Eppure già nel 1886 esisteva una ferrovia, quella dell’Appennino centrale che collegava Fossato di Vico, passando per Gubbio, ad Arezzo. La lunghezza del percorso a scartamento ridotto era di 134 km (il tempo di percorrenza, salvo imprevisti, era di 5,30 ore con una velocità di 25 km/h. Una velocità che sembra molto bassa ma, secondo una ricerca di Legambiente del 2013, nei capoluoghi italiani la velocità media dei mezzi pubblici è sotto i 20 chilometri orari). La ferrovia, dopo la sua costruzione subiva sempre più la concorrenza delle auto, fino a quando venne dotata, nel 1934, di locomotive diesel.
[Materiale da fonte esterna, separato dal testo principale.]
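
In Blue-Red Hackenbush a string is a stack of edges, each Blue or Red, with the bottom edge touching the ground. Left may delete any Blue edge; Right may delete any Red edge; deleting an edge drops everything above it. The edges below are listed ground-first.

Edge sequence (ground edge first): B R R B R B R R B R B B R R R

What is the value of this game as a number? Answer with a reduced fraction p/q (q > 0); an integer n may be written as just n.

Recurse on prefixes of the 15-edge string B R R B R B R R B R B B R R R:
g(B) = { 0 |  } => 1
g(BR) = { 0 | 1 } => 1/2
g(BRR) = { 0 | 1/2, 1 } => 1/4
g(BRRB) = { 0, 1/4 | 1/2, 1 } => 3/8
g(BRRBR) = { 0, 1/4 | 3/8, 1/2, 1 } => 5/16
g(BRRBRB) = { 0, 1/4, 5/16 | 3/8, 1/2, 1 } => 11/32
g(BRRBRBR) = { 0, 1/4, 5/16 | 11/32, 3/8, 1/2, 1 } => 21/64
g(BRRBRBRR) = { 0, 1/4, 5/16 | 21/64, 11/32, 3/8, 1/2, 1 } => 41/128
g(BRRBRBRRB) = { 0, 1/4, 5/16, 41/128 | 21/64, 11/32, 3/8, 1/2, 1 } => 83/256
g(BRRBRBRRBR) = { 0, 1/4, 5/16, 41/128 | 83/256, 21/64, 11/32, 3/8, 1/2, 1 } => 165/512
g(BRRBRBRRBRB) = { 0, 1/4, 5/16, 41/128, 165/512 | 83/256, 21/64, 11/32, 3/8, 1/2, 1 } => 331/1024
g(BRRBRBRRBRBB) = { 0, 1/4, 5/16, 41/128, 165/512, 331/1024 | 83/256, 21/64, 11/32, 3/8, 1/2, 1 } => 663/2048
g(BRRBRBRRBRBBR) = { 0, 1/4, 5/16, 41/128, 165/512, 331/1024 | 663/2048, 83/256, 21/64, 11/32, 3/8, 1/2, 1 } => 1325/4096
g(BRRBRBRRBRBBRR) = { 0, 1/4, 5/16, 41/128, 165/512, 331/1024 | 1325/4096, 663/2048, 83/256, 21/64, 11/32, 3/8, 1/2, 1 } => 2649/8192
g(BRRBRBRRBRBBRRR) = { 0, 1/4, 5/16, 41/128, 165/512, 331/1024 | 2649/8192, 1325/4096, 663/2048, 83/256, 21/64, 11/32, 3/8, 1/2, 1 } => 5297/16384

5297/16384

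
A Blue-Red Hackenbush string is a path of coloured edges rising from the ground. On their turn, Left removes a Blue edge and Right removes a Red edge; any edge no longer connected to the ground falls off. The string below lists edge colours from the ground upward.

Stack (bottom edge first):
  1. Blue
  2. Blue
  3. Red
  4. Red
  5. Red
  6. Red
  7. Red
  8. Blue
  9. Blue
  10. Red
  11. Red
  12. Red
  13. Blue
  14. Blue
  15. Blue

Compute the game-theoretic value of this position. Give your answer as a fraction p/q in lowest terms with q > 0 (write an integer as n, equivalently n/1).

1 of 15 · B · max L 0 · min R +∞ gives 1
2 of 15 · BB · max L 1 · min R +∞ gives 2
3 of 15 · BBR · max L 1 · min R 2 gives 3/2
4 of 15 · BBRR · max L 1 · min R 3/2 gives 5/4
5 of 15 · BBRRR · max L 1 · min R 5/4 gives 9/8
6 of 15 · BBRRRR · max L 1 · min R 9/8 gives 17/16
7 of 15 · BBRRRRR · max L 1 · min R 17/16 gives 33/32
8 of 15 · BBRRRRRB · max L 33/32 · min R 17/16 gives 67/64
9 of 15 · BBRRRRRBB · max L 67/64 · min R 17/16 gives 135/128
10 of 15 · BBRRRRRBBR · max L 67/64 · min R 135/128 gives 269/256
11 of 15 · BBRRRRRBBRR · max L 67/64 · min R 269/256 gives 537/512
12 of 15 · BBRRRRRBBRRR · max L 67/64 · min R 537/512 gives 1073/1024
13 of 15 · BBRRRRRBBRRRB · max L 1073/1024 · min R 537/512 gives 2147/2048
14 of 15 · BBRRRRRBBRRRBB · max L 2147/2048 · min R 537/512 gives 4295/4096
15 of 15 · BBRRRRRBBRRRBBB · max L 4295/4096 · min R 537/512 gives 8591/8192

8591/8192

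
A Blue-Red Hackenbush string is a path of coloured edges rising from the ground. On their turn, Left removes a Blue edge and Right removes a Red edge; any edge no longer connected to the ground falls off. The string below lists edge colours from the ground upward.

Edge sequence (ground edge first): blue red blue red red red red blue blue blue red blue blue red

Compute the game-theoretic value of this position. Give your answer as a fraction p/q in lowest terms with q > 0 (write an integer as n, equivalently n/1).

Recurse on prefixes of the 14-edge string blue red blue red red red red blue blue blue red blue blue red:
b: Left { 0 }, Right {  } gives simplest 1
br: Left { 0 }, Right { 1 } gives simplest 1/2
brb: Left { 0 1/2 }, Right { 1 } gives simplest 3/4
brbr: Left { 0 1/2 }, Right { 3/4 1 } gives simplest 5/8
brbrr: Left { 0 1/2 }, Right { 5/8 3/4 1 } gives simplest 9/16
brbrrr: Left { 0 1/2 }, Right { 9/16 5/8 3/4 1 } gives simplest 17/32
brbrrrr: Left { 0 1/2 }, Right { 17/32 9/16 5/8 3/4 1 } gives simplest 33/64
brbrrrrb: Left { 0 1/2 33/64 }, Right { 17/32 9/16 5/8 3/4 1 } gives simplest 67/128
brbrrrrbb: Left { 0 1/2 33/64 67/128 }, Right { 17/32 9/16 5/8 3/4 1 } gives simplest 135/256
brbrrrrbbb: Left { 0 1/2 33/64 67/128 135/256 }, Right { 17/32 9/16 5/8 3/4 1 } gives simplest 271/512
brbrrrrbbbr: Left { 0 1/2 33/64 67/128 135/256 }, Right { 271/512 17/32 9/16 5/8 3/4 1 } gives simplest 541/1024
brbrrrrbbbrb: Left { 0 1/2 33/64 67/128 135/256 541/1024 }, Right { 271/512 17/32 9/16 5/8 3/4 1 } gives simplest 1083/2048
brbrrrrbbbrbb: Left { 0 1/2 33/64 67/128 135/256 541/1024 1083/2048 }, Right { 271/512 17/32 9/16 5/8 3/4 1 } gives simplest 2167/4096
brbrrrrbbbrbbr: Left { 0 1/2 33/64 67/128 135/256 541/1024 1083/2048 }, Right { 2167/4096 271/512 17/32 9/16 5/8 3/4 1 } gives simplest 4333/8192

4333/8192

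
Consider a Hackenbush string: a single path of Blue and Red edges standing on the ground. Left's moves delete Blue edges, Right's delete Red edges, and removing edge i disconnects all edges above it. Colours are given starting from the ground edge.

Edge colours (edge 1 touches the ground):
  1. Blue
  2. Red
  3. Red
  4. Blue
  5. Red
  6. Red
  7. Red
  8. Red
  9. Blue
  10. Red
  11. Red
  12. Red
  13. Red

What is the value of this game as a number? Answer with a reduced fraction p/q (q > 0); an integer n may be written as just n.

Recurse on prefixes of the 13-edge string Blue Red Red Blue Red Red Red Red Blue Red Red Red Red:
step 1: add Blue to get B; options L={ 0 } R={ ∅ } -> 1
step 2: add Red to get BR; options L={ 0 } R={ 1 } -> 1/2
step 3: add Red to get BRR; options L={ 0 } R={ 1/2,1 } -> 1/4
step 4: add Blue to get BRRB; options L={ 0,1/4 } R={ 1/2,1 } -> 3/8
step 5: add Red to get BRRBR; options L={ 0,1/4 } R={ 3/8,1/2,1 } -> 5/16
step 6: add Red to get BRRBRR; options L={ 0,1/4 } R={ 5/16,3/8,1/2,1 } -> 9/32
step 7: add Red to get BRRBRRR; options L={ 0,1/4 } R={ 9/32,5/16,3/8,1/2,1 } -> 17/64
step 8: add Red to get BRRBRRRR; options L={ 0,1/4 } R={ 17/64,9/32,5/16,3/8,1/2,1 } -> 33/128
step 9: add Blue to get BRRBRRRRB; options L={ 0,1/4,33/128 } R={ 17/64,9/32,5/16,3/8,1/2,1 } -> 67/256
step 10: add Red to get BRRBRRRRBR; options L={ 0,1/4,33/128 } R={ 67/256,17/64,9/32,5/16,3/8,1/2,1 } -> 133/512
step 11: add Red to get BRRBRRRRBRR; options L={ 0,1/4,33/128 } R={ 133/512,67/256,17/64,9/32,5/16,3/8,1/2,1 } -> 265/1024
step 12: add Red to get BRRBRRRRBRRR; options L={ 0,1/4,33/128 } R={ 265/1024,133/512,67/256,17/64,9/32,5/16,3/8,1/2,1 } -> 529/2048
step 13: add Red to get BRRBRRRRBRRRR; options L={ 0,1/4,33/128 } R={ 529/2048,265/1024,133/512,67/256,17/64,9/32,5/16,3/8,1/2,1 } -> 1057/4096

1057/4096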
Ma, come è successo in tante altre situazioni, la Seconda Guerra mondiale, rappresenta anche qui una terribile cesura. A seguito dei bombardamenti e delle devastazioni, dei ponti minati dall’esercito tedesco in ritirata, il servizio venne sospeso nel giugno 1944. La ferrovia, ferita a morte, non verrà mai più ricostruita. Una scelta miope, legata come sempre al privilegiare il trasporto su gomma, i cui danni complessivi riusciamo a valutare solo oggi.

Il tracciato e le costruzioni annesse, stazioni e caselli, è stato piano piano cancellato. È uscito persino dalla memoria. Chi scrive appartiene forse all’ultima generazione che si riferisce ancora ad una certa toponomastica parlando della “zona della Stazione”. Ma per i giovani eugubini questa espressione non avrebbe più alcun significato.

Fin qui la storia. Da qualche anno però un gruppo di cittadini, appassionati ciclisti, ha cominciato a lavorare ad un progetto di recupero del tracciato della vecchia ferrovia per trasformarla in una ciclovia. Recuperare la memoria storica di un’infrastruttura che il tempo stava cancellando; promuovere una nuova visione della mobilità ed in particolare della mobilità lenta, cercando di ridurre il predominio dell’automobile, sui brevi tratti, quale mezzo di trasporto; promuovere il territorio quale meta cicloturistica in un quadro di offerte turistiche in rapida evoluzione. Questi gli obiettivi del gruppo di cittadini sensibili e intelligenti.

Una magnifica iniziativa della società civile che ha avuto un esito positivo, grazie anche all’accoglienza trovata nell’ente regionale e nella fondazione locale, a dimostrazione di quanto sia capace e lungimirante una parte della popolazione. Questo progetto venuto dal basso ha permesso di realizzare oggi un magnifico percorso lungo per ora sette chilometri, in un paesaggio incontaminato lungo la valle del fiume Assino. Chi percorre quella strada a piedi o in bicicletta rimane incantato dal dolce disegno del percorso che attraversa ponti e passa sotto gallerie ancora affumicate dal nero delle locomotive a vapore.

La ex Ferrovia dell’Appennino è stata inclusa nel progetto Bicitalia Rete Ciclabile Nazionale – promosso dalla FIAB come Ciclovia Fano-Grosseto (BI 18). Il tracciato della ex ferrovia è stato aggiunto agli itinerari di Bicitalia. Infatti il nostro itinerario è andato a far parte della rete Bicitalia con il nome BI 18 “Le vie dei due mari”, da Grosseto a Fano, passando per Siena, Arezzo, San Sepolcro, Gubbio, Urbino. Quattrocento chilometri di strada da percorrere a piedi o in bicicletta. Un’importante itinerario ciclabile che caratterizzerà il nostro territorio. Questo itinerario entrerà a far parte della rete nazionale delle ciclovie (18.000 km), in particolare delle “Grandi Vie Eurovelo” che costituiscono collegamenti longitudinali e trasversali della nostra penisola.

C’è un’Italia che pensa e si muove in una direzione giusta, preservando la bellezza del territorio e il benessere delle persone. L’utile non è il vero, come sostiene un certo pensiero economicista che persegue un’idea di sviluppo cieco e autodistruttivo. Al contrario, è il bello ad essere vero e anche buono e anche utile.